We won’t give away what happens, but ‘Denali’ is a sumptuous watch that justifies every second of its seven minute running time. And while Patagonia’s spot got us Googling the nearest animal shelters, it also got us thinking about our list of the saddest online adverts ever. Whether they produce a stifled sob, a blubbery moan or an outright wail, these are not spots to watch with a first date.
Besides the first ten minutes of Pixar’s ‘Up’, there’s a limited number of subjects that make everyone well up. If ‘Denali’ teaches us anything, it’s that pets are one of them. Back in 2013, dog food brand Cesar grabbed heartstrings with gusto with ‘Love Them Back’. An adorable twist on the legend of Greyfriars Bobby, it’s an ode to the special kind of companionship only pets can provide.

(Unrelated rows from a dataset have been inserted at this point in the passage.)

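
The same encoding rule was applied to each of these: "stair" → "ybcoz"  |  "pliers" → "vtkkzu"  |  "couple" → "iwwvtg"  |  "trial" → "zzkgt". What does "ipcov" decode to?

Shifts by position in stair: pos 0: s→y (+6), pos 1: t→b (+8), pos 2: a→c (+2), pos 3: i→o (+6), pos 4: r→z (+8) — repeating every 3. A repeating key of period 3 is used — shifts +6, +8, +2 over and over.
Undoing it on ipcov: i−6=c, p−8=h, c−2=a, o−6=i, v−8=n.

chain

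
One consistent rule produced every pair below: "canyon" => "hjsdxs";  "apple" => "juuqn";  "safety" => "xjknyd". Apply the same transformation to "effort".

Vowels shift forward by 9 and consonants shift forward by 5.
Applying it to effort: e(vowel)+9=n, f(cons)+5=k, f(cons)+5=k, o(vowel)+9=x, r(cons)+5=w, t(cons)+5=y.

nkkxwy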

More recently, an Argentinian organ transplant charity (with the help of agency DDB) produced what may be the mother of all depressing dog adverts. Drawing inspiration from the easily the saddest moment in cartoon history, ‘The Man and The Dog’ depicts a similarly gripping story of friendship and altruism. It even borrows the theme from ‘Up’, which is basically cheating.
Acts of human kindness also help to drive ‘sadvertising’. Basically its own full-fledged film, TrueMove’s ‘Giving Is True Communication’ shows how one small act of generosity echoes over time, culminating in a third act twist underscored by swelling strings. ‘Giving’ proved such a sharing hit for the Thai telecom brand that they tried to pull off the same trick with 2015’s even more ambitious (if slightly misjudged) sequel.

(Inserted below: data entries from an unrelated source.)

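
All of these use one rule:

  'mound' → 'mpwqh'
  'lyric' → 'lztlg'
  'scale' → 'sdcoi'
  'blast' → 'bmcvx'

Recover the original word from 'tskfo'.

Each letter shifts forward by its position index (0, 1, 2, …) — the shift grows by one for each successive letter.
Reversing it on tskfo: t−0=t, s−1=r, k−2=i, f−3=c, o−4=k.

trick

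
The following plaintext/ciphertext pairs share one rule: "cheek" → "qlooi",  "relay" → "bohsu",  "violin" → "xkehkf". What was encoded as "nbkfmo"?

fringe

Each letter's alphabet position (a=0..z=25) is mapped through 25·x+18 mod 26 — an affine cipher.
Decoding nbkfmo: n(13)→25·(13−18)≡5=f; b(1)→25·(1−18)≡17=r; k(10)→25·(10−18)≡8=i; f(5)→25·(5−18)≡13=n; m(12)→25·(12−18)≡6=g; o(14)→25·(14−18)≡4=e (all mod 26).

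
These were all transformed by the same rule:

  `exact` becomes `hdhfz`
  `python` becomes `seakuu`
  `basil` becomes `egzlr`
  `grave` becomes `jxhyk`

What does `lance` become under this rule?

The shifts repeat in a cycle of length 3: positions 0,1,… shift by +3, +6, +7, then the pattern repeats.
On lance: l+3=o, a+6=g, n+7=u, c+3=f, e+6=k.

ogufk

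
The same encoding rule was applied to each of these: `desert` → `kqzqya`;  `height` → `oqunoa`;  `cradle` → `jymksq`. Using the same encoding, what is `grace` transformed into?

nymjq

The shift depends on letter class: consonant d→k is +7, but vowel e→q is +12. Two shifts are in play — +12 for a/e/i/o/u, +7 for every other letter.
For grace: g(cons)+7=n, r(cons)+7=y, a(vowel)+12=m, c(cons)+7=j, e(vowel)+12=q.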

Parent-child stories are also hallmarks of the genre. Google are infamous culprits on this count, with spots like ‘Dear Sophie’ elegantly tracking the notes a father leaves for his daughter (a nod to 1993 Michael Keaton vehicle ‘My Life’) and ‘Jess Time’ displaying the paternal possibilities of video messaging. There’s heavy cross-over between ‘Sadvertising’ and ‘Dadvertising’, the latter being the sub-genre of adverts that celebrates Dads in all their Dadness. Undeniably the best among these is MetLife’s ‘My Dad’s Story’, an ad that likely boosted Kleenex’s share price back in January.

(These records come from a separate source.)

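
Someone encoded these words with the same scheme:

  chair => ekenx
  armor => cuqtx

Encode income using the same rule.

kqgtsl

The shift increases by 1 at each position, starting from +2: 2, 3, 4, ….
On income: i+2=k, n+3=q, c+4=g, o+5=t, m+6=s, e+7=l.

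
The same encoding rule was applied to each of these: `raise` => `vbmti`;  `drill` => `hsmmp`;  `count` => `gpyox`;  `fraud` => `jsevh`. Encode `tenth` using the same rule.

xfrul

A repeating key of period 2 is used — shifts +4, +1 over and over.
Applying it to tenth: t+4=x, e+1=f, n+4=r, t+1=u, h+4=l.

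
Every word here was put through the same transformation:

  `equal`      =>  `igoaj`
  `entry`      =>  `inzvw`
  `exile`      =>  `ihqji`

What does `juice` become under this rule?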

And that’s not even counting the sob-ready Mum adverts out there. Whether P&G is reminding you to thank your mum for everything she does, or Knorr takes the taste of home to the ends of the earth, the online ad world will always provide good reason to give your parents a weepy call. So whether you’re an emotionally-repressed robot or the sort of person who tears up at Vines, ‘sadverts’ are evidently here to stay.